One of the most enjoyable aspects of working in research policy is that it forces you to explore and understand the research cultures of disciplines other than your own. I am a life scientist who specialised in plant biology by background, but in my current role I need to understand the processes, challenges and norms of the whole range of research disciplines. And it is fascinating to see both the differences and, importantly, the similarities across diverse subjects.
Over the last twelve months I have been privileged to have played a small part in the review of monographs and open access carried out by Professor Geoff Crossick, and through this have developed a much deeper understanding of the research culture of those disciplines that communicate their research through long-form writing, and the place writing occupies in the research process. The report has now been published, and it makes an important contribution, not only to debates about open access, but also more generally to our understanding of the role of the book.
What emerges from the evidence and analysis in the report is a very special role for the sustained writing required for longer works:
In many cases, the most effective way of communicating several years of sustained research on a single topic is to present it as a monograph. This does not preclude the publication of articles en route to the book itself, but the book has a special place in the culture of research publication. It provides the length and space needed to allow a full examination of a topic, with the objective of presenting complex and rich ideas, arguments and insights supported by carefully contextualised analysis and evidence. […] Writing a monograph allows the author to weave a complex and reflective narrative, tying together a body of research in a way that is not possible with journal articles or other shorter outputs.
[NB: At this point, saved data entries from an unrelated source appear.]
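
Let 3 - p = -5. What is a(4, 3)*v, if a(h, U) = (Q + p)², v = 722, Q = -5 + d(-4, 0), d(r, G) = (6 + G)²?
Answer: 1098162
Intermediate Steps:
p = 8 (p = 3 - 1*(-5) = 3 + 5 = 8)
Q = 31 (Q = -5 + (6 + 0)² = -5 + 6² = -5 + 36 = 31)
a(h, U) = 1521 (a(h, U) = (31 + 8)² = 39² = 1521)
a(4, 3)*v = 1521*722 = 1098162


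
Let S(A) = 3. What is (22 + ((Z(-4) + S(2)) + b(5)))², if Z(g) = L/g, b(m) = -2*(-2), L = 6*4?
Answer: 529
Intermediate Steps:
L = 24
b(m) = 4
Z(g) = 24/g
(22 + ((Z(-4) + S(2)) + b(5)))² = (22 + ((24/(-4) + 3) + 4))² = (22 + ((24*(-¼) + 3) + 4))² = (22 + ((-6 + 3) + 4))² = (22 + (-3 + 4))² = (22 + 1)² = 23² = 529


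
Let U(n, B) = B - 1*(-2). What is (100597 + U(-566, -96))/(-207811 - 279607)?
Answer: -100503/487418 ≈ -0.20619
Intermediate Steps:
U(n, B) = 2 + B (U(n, B) = B + 2 = 2 + B)
(100597 + U(-566, -96))/(-207811 - 279607) = (100597 + (2 - 96))/(-207811 - 279607) = (100597 - 94)/(-487418) = 100503*(-1/487418) = -100503/487418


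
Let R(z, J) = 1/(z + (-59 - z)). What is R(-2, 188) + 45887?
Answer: 2707332/59 ≈ 45887.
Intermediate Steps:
R(z, J) = -1/59 (R(z, J) = 1/(-59) = -1/59)
R(-2, 188) + 45887 = -1/59 + 45887 = 2707332/59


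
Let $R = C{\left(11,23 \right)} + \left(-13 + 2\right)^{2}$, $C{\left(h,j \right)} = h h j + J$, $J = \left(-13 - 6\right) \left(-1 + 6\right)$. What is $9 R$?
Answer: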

But it’s not just about the space that a book affords to set out arguments and analysis, the process of constructing the narrative does itself influence the outcome:
The term ‘thinking through the book’ emerged through the consultations, and it is a powerful concept, effectively reintegrating the research into the writing process itself. Monographs should not be seen simply as the way in which research findings are communicated, because the act of constructing and writing a book is often a core way to shape the ideas, structure the argument, and work out the relationship between these and the evidence that has emerged from the research process.
Reflecting on these passages, I was struck by how these points could be applied to disciplines in the natural sciences, where the scholarly monograph is much less common. When scientists write books they are much more likely to be aimed at communicating research to a non-specialist audience, rather than presenting, synthesising and developing research ideas for fellow specialists.
It wasn’t always this way. What is On the Origin of Species if not a monograph? And there are plenty of other examples from the past. For my own PhD research I read Cybernetics: Or Control and Communication in the Animal and the Machine by Norbert Wiener, an important book published in 1948, that has influenced many fields of research. Perhaps some of the most recent examples are some of the works of Stephen Jay Gould which were important vehicles for setting out his ideas about evolution, but they were still written very much with the non-specialist in mind.
Hearing about the role of long-form writing in the humanities and social sciences, I am left with a feeling that the natural sciences are missing out by not embracing the monograph. Of course, there is a tradition of review articles in the sciences; while some of these are summaries of current knowledge and evidence on a particular topic, others are more synthetic in nature, advancing new ideas based on a thorough consideration of current understanding. However, these are more limited in size than the scholarly monograph, and don’t afford the opportunity to develop arguments at length. The opportunity to ‘think through the book’ is much less evident.
How scientists would find the space in the fast-paced competitive world of scientific research is hard to imagine, when being the first to new findings is so important. Perhaps it is this feature of the natural sciences that results in less focus on communicating in long-form works, rather than any structural reason why the monograph couldn’t exist or be important. It is worth reflecting, though, that the norms of scholarly communication in the natural sciences may be incomplete, and that we lose something in the development of research because this is so.